A few years ago, I was invited to a wedding, two of my friends from the undergraduate Wesley Foundation I was a member of were getting married, and I had flown all the way back to DE from Texas to attend. But I had packed badly. I had forgotten a tie, and an undershirt, and the dress shirt I had at that time depended on an undershirt to not be rather see-thru. I had had a wonderful time with the group the night before, a regular mini-reunion, but when it came time for the wedding, I found myself ill-prepared for such an event. Because I couldn’t wear the dress shirt by itself, and there was no store near to the hotel to grab such items last minute, I ended up wearing a red plaid button-down shirt with an open collar.

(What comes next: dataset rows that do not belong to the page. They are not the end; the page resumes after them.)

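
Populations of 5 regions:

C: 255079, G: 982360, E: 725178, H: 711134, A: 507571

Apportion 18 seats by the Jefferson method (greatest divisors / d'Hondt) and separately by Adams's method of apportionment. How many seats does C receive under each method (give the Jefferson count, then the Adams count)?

Jefferson: C 1, G 6, E 4, H 4, A 3.
Adams: C 2, G 5, E 4, H 4, A 3.
C gets 1 under Jefferson and 2 under Adams.

1 and 2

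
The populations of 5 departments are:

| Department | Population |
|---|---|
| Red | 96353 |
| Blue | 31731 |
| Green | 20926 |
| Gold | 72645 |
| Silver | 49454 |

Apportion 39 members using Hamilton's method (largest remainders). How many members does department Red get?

The standard divisor is 271109/39 ≈ 6951.513.
Standard quotas: Red 13.8607, Blue 4.5646, Green 3.0103, Gold 10.4502, Silver 7.1141.
Lower quotas: Red 13, Blue 4, Green 3, Gold 10, Silver 7 (sum 37, leaving 2 seats).
Remainders in descending order: Red 0.8607, Blue 0.5646, Gold 0.4502, Silver 0.1141, Green 0.0103.
The surplus seats go to Red, Blue.
Red receives 14.

14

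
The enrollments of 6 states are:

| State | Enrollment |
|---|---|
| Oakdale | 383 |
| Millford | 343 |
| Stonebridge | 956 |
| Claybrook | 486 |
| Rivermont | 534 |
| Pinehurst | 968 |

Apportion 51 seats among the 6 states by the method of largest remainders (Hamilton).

The standard divisor is 3670/51 ≈ 71.961.
Standard quotas: Oakdale 5.322, Millford 4.766, Stonebridge 13.285, Claybrook 6.754, Rivermont 7.421, Pinehurst 13.452.
Lower quotas: Oakdale 5, Millford 4, Stonebridge 13, Claybrook 6, Rivermont 7, Pinehurst 13 (sum 48, leaving 3 seats).
Remainders in descending order: Millford 0.766, Claybrook 0.754, Pinehurst 0.452, Rivermont 0.421, Oakdale 0.322, Stonebridge 0.285.
Largest remainders: Millford, Claybrook, Pinehurst receive the extra seats.

Oakdale 5, Millford 5, Stonebridge 13, Claybrook 7, Rivermont 7, Pinehurst 14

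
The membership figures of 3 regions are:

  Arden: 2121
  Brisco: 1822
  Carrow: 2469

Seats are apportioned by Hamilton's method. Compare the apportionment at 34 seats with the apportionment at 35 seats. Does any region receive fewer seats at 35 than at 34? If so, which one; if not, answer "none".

none

At 34 seats: Arden 11, Brisco 10, Carrow 13.
At 35 seats: Arden 12, Brisco 10, Carrow 13.
No region's allocation decreased.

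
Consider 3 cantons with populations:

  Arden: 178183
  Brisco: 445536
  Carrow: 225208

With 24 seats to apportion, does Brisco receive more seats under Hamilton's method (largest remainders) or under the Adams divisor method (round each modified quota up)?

Hamilton: Arden 5, Brisco 13, Carrow 6.
Adams: Arden 5, Brisco 12, Carrow 7.
Brisco gets 13 under Hamilton and 12 under Adams.

Hamilton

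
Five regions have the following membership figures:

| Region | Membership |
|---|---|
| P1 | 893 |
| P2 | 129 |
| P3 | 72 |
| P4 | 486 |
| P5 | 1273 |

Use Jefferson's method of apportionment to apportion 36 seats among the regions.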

I felt really self-conscious the whole time, especially around all the men who were wearing high class suits and women who were dressed to the nines. I would try to explain myself to everyone I met, because I felt so out of place. Yes, I was one of “those” guys. I’m sure I had sweat rings under my arms, my hair was too long and not brushed, and I had food in my teeth, and yet I spoke too loudly and laughed too loudly. If I didn’t literally do all that, that’s how out of place I felt. I did not have the proper wedding attire on, and I am thankful to this day that they did not cast me into the outer darkness of a hotel parking lot in Gaithersburg, Maryland.

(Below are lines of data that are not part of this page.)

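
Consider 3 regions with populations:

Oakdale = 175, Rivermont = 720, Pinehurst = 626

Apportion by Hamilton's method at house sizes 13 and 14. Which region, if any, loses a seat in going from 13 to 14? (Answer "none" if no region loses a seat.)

At 13 seats: Oakdale 2, Rivermont 6, Pinehurst 5.
At 14 seats: Oakdale 1, Rivermont 7, Pinehurst 6.
Oakdale drops from 2 to 1.

Oakdale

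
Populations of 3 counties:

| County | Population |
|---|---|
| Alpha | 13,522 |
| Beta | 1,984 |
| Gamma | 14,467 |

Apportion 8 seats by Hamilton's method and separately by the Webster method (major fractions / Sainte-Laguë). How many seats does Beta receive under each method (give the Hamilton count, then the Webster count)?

Hamilton: Alpha 4, Beta 0, Gamma 4.
Webster: Alpha 3, Beta 1, Gamma 4.
Beta gets 0 under Hamilton and 1 under Webster.

0 and 1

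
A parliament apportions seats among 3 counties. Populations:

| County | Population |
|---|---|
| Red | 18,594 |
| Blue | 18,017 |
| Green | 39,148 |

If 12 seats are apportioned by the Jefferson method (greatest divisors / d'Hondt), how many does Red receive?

Standard divisor 75759/12 ≈ 6313.25; standard quotas: Red 2.945, Blue 2.854, Green 6.201.
Rounding down gives 2, 2, 6 = 10 seats, so the divisor must be adjusted.
With modified divisor 5800: modified quotas Red 3.206, Blue 3.106, Green 6.750.
Rounding down: Red 3, Blue 3, Green 6 (total 12).
Red receives 3.

3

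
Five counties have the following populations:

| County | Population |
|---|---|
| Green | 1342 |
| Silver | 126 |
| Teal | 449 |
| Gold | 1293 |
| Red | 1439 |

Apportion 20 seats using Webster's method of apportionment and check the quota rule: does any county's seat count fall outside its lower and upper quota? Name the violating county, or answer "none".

Standard quotas: Green 5.773, Silver 0.542, Teal 1.932, Gold 5.562, Red 6.191.
Webster allocation: Green 6, Silver 1, Teal 2, Gold 5, Red 6.
Every allocation lies between the lower and upper quota.

none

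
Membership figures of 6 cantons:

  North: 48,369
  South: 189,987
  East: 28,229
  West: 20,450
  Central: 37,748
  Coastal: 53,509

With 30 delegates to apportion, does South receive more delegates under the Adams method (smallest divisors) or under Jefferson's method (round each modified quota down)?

Jefferson

Adams: North 4, South 14, East 3, West 2, Central 3, Coastal 4.
Jefferson: North 4, South 16, East 2, West 1, Central 3, Coastal 4.
South gets 14 under Adams and 16 under Jefferson.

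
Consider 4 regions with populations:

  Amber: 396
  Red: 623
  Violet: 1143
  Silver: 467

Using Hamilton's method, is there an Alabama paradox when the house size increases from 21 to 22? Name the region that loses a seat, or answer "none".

none

At 21 seats: Amber 3, Red 5, Violet 9, Silver 4.
At 22 seats: Amber 3, Red 5, Violet 10, Silver 4.
No region's allocation decreased.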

There was a time in which God’s call to the world was heard in very separated ways. The Israelites were called to be God’s people, over and against the tribes that surrounded them. When Israel fell, first the north to the Assyrians and then the south to the Babylonians, it was seen as divine punishment for untold generations’ failure to follow the laws that God had send down on Sinai by Moses. And yet God kept relationship with them in their exile, and eventually Persia conquered both Assyria and Babylonia, and sent Israel back home.

So Israel tried to put things back together, and to be God’s people again in the land that God had given them. But it didn’t work, and God’s laws again became misused-over thought out, this time, which perhaps was understandable; perhaps in a response against making the same mistakes twice, disappointing god again. The laws soon had laws and they had laws, and once again, the people of God lost the thread.

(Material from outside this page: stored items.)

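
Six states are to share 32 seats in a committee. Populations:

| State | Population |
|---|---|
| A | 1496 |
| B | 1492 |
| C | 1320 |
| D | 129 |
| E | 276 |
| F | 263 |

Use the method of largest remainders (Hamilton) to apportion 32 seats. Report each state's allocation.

A 10; B 9; C 8; D 1; E 2; F 2

Total 4976; standard divisor 4976/32 ≈ 155.5.
Standard quotas: A 9.621, B 9.595, C 8.489, D 0.830, E 1.775, F 1.691.
Lower quotas: A 9, B 9, C 8, D 0, E 1, F 1 (sum 28, leaving 4 seats).
Remainders in descending order: D 0.830, E 0.775, F 0.691, A 0.621, B 0.595, C 0.489.
The surplus seats go to D, E, F, A.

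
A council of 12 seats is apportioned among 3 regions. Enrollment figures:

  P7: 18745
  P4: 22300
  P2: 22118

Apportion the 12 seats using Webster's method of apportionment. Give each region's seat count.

Standard divisor 63163/12 ≈ 5263.583; standard quotas: P7 3.561, P4 4.237, P2 4.202.
Rounding to the nearest integer gives P7 4, P4 4, P2 4 — total 12, matching the house size, so no adjustment is needed.

P7: 4; P4: 4; P2: 4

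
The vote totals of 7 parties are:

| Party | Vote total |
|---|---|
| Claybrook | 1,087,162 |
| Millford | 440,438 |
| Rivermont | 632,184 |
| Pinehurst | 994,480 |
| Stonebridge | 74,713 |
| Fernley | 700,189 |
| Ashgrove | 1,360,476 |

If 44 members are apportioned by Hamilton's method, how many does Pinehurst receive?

8

Total 5289642; standard divisor 5289642/44 ≈ 120219.136.
Standard quotas: Claybrook 9.0432, Millford 3.6636, Rivermont 5.2586, Pinehurst 8.2722, Stonebridge 0.6215, Fernley 5.8243, Ashgrove 11.3166.
Lower quotas: Claybrook 9, Millford 3, Rivermont 5, Pinehurst 8, Stonebridge 0, Fernley 5, Ashgrove 11 (sum 41, leaving 3 seats).
Remainders in descending order: Fernley 0.8243, Millford 0.6636, Stonebridge 0.6215, Ashgrove 0.3166, Pinehurst 0.2722, Rivermont 0.2586, Claybrook 0.0432.
Largest remainders: Fernley, Millford, Stonebridge receive the extra seats.
Pinehurst receives 8.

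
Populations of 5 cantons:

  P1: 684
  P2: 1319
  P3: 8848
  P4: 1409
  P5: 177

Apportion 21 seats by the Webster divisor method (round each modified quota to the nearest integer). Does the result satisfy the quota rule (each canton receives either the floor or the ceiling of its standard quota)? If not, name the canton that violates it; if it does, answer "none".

Standard quotas: P1 1.155, P2 2.227, P3 14.940, P4 2.379, P5 0.299.
Webster allocation: P1 1, P2 2, P3 16, P4 2, P5 0.
P3 has quota 14.940 (lower 14, upper 15) but receives 16 — outside the quota interval.

P3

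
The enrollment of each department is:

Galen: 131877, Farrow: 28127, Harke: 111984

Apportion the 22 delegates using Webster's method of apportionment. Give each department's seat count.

Standard divisor 271988/22 ≈ 12363.091; standard quotas: Galen 10.667, Farrow 2.275, Harke 9.058.
Rounding to the nearest integer gives Galen 11, Farrow 2, Harke 9 — total 22, matching the house size, so no adjustment is needed.

Galen 11, Farrow 2, Harke 9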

So God sent Jesus, to give the laws flesh and blood. And the invitation to be in relationship with God was made to all, not just to those who had the law.

This is the meaning of the metaphor. That those who are so richly invited will sometimes take it for granted, and sometimes, even when everyone is invited, there are still going to be a few who don’t get it. They will do nothing with it, and it’s like they are dressed inappropriately for the poshest of wedding banquets.

There are dangers when you send out an invitation to everyone. You never know who you’re going to get. This last week, during the new documentary about prohibition by Ken Burns on PBS, they make mention of the fact that the hours after President Andrew Jackson was inaugurated in 1833, there were so many drunk people in the White House messing up the place (access was a lot freer then) that they booted everyone out of the house and onto the lawn, “so the furniture wouldn’t get messed up”.

But the invitation to relationship with God is addressed to all. The invitation is sent far and wide, both to people who know what to do with it, and those who don’t.

The thing is, we are invitees to the banquet. We are not the bouncers. We are not the doormen who run, as they say in the club scene, “the velvet rope”. We are just invited to come and be at the party, and to celebrate.

Think about a relationship with God. What would you want? How would you want to conduct that relationship? What would you do to be the best at it you could be? In other words, how would you dress?

Hopefully not in a red plaid shirt when everyone else is wearing suits.

God does not want our rules, our style, our politics, our opinions. God is not a Republican or a Democrat. God is somewhere both in the Occupy Wall Street folks and in the Tea Party.

God wants us to know God.
To pray.
To learn about God by reading the Bible and talking about it with others.
To be in a community.

Each time we seek God in fellowship, or prayer, or in mission and charity, we are learning about how to treat the rest of God’s people, and it is then that we are putting on the proper wedding clothes. The guy who didn’t wear the right clothes, didn’t pack his suitcase properly, even knowing he was going to a wedding for people he loved, in the posh part of town? He’s the guy who says he’s a believer in God, but doesn’t do anything about it, doesn’t work on it, doesn’t try to grow and learn. He’s “that guy.”
I invite you to not be “that guy.” Work on your relationship with God. Identify for yourself what your prayers, presents, gifts, service and witness are and do them to the best of your ability. Read your Bible and find ways to talk about what you read.

Put on the wedding clothes, so that you may enjoy the party without being self-conscious!